Appeal Court to Try Stalled Case of Murdered Journalist

The case of journalist Hang Serei Odom, who was found hacked to death and stuffed into the trunk of his Toyota Camry in Ratanakkiri province’s O’Chum district on September 11 last year, will be heard by the Appeal Court in Phnom Penh, a senior court official said Monday.

“A deputy general prosecutor reviewed the complaint and thought it was worth an appeal,” Appeal Court general prosecutor Ouk Savouth said.

“The case [will be sent] to Phnom Penh so the Appeal Court can try the case,” he said, declining to say whether the decision to appeal the case was made because the previous decisions by the much-criticized Ratanakkiri Provincial Court were deemed to have been hugely flawed.

Two days after the body of Hang Serei Odom, then 42 and working as a reporter for the Virakchun Khmer Daily, was found on September 11, 2012, military police Captain An Bunheng and his wife, Sim Vy, were arrested.

Police found a pair of Hang Serei Odom’s shoes in the couple’s restaurant, where the journalist, who in the months leading up to his death had written stories about the involvement of local military police in the illegal logging industry, had been drinking the night before he disappeared.

After the couple was put on trial for a second time by the Ratanakkiri court, where judges had previously decided that there was a lack of evidence and requested further investigation, provincial court Judge Y Sovann made the controversial decision in August to drop all charges against the suspects.

Chhay Thy, provincial coordinator for local rights group Adhoc, said at the time that the court disregarded vital evidence in the case, in­cluding new witnesses who said they heard screaming from the couple’s restaurant on the night of Hang Serei Odom’s murder.

The court’s decision to drop charges against Mr. Bunheng and Ms. Vy was widely condemned by human rights groups, including the Cambodian Center for Human Rights, who noted that Hang Serei Odom was the 11th journalist to be killed with impunity since 1994.

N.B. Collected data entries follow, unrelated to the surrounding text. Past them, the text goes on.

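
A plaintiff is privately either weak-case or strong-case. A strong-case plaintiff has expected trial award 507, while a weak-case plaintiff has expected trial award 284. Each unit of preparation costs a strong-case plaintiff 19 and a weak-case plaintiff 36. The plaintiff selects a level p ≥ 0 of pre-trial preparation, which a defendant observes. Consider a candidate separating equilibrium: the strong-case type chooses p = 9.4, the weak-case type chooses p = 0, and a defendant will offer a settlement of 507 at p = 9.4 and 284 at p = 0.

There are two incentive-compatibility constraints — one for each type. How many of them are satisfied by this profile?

Strong-case type: signal → 507 − 19 × 9.4 = 328.4; deviate to 0 → 284. IC holds (328.4 ≥ 284).
Weak-case type: stay at 0 → 284; mimic → 507 − 36 × 9.4 = 168.6. IC holds (284 ≥ 168.6).
2 of 2 constraints hold, so this is a separating equilibrium.

2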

Im Chanthy, Hang Serei Odom’s widow, who gave birth to her first child shortly after her husband’s death, said that she was hopeful that the Appeal Court would deliver justice.

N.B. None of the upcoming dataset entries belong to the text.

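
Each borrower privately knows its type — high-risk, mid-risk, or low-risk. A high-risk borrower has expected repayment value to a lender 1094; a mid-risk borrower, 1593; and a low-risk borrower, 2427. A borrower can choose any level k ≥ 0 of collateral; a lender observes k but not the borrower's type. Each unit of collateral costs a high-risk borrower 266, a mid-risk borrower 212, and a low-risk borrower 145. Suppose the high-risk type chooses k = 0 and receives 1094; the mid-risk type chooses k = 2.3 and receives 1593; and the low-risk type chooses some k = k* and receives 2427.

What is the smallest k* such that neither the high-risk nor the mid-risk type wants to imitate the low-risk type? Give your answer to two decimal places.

High-risk type (on-path payoff 1094) won't mimic when 1094 ≥ 2427 − 266·k*, i.e. k* ≥ 5.01.
Mid-risk type (on-path payoff 1593 − 212×2.3 = 1105.4) won't mimic when 1105.4 ≥ 2427 − 212·k*, i.e. k* ≥ 6.23.
Both must hold, so k* = max(5.01, 6.23) = 6.23. The mid-risk type's constraint binds.

6.23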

“Somebody needs to be held responsible for my husband’s murder,” she said.

“I hope the Appeal Court will not deliver the same decision made by provincial court. Otherwise, more journalists exposing illegal logging will be murdered like my poor husband.”

Mr. Thy said Monday that he applauded the decision by the Appeal Court to retry the case, insisting that the evidence collected by police regarding Hang Serei Odom’s murder was “strong enough to prove the couple were deeply in­volved in the journalist’s murder.”

“The slain journalist’s family should be offered both justice and com­pensation since she [Ms. Chanty] has lost a key person to support her family,” he added.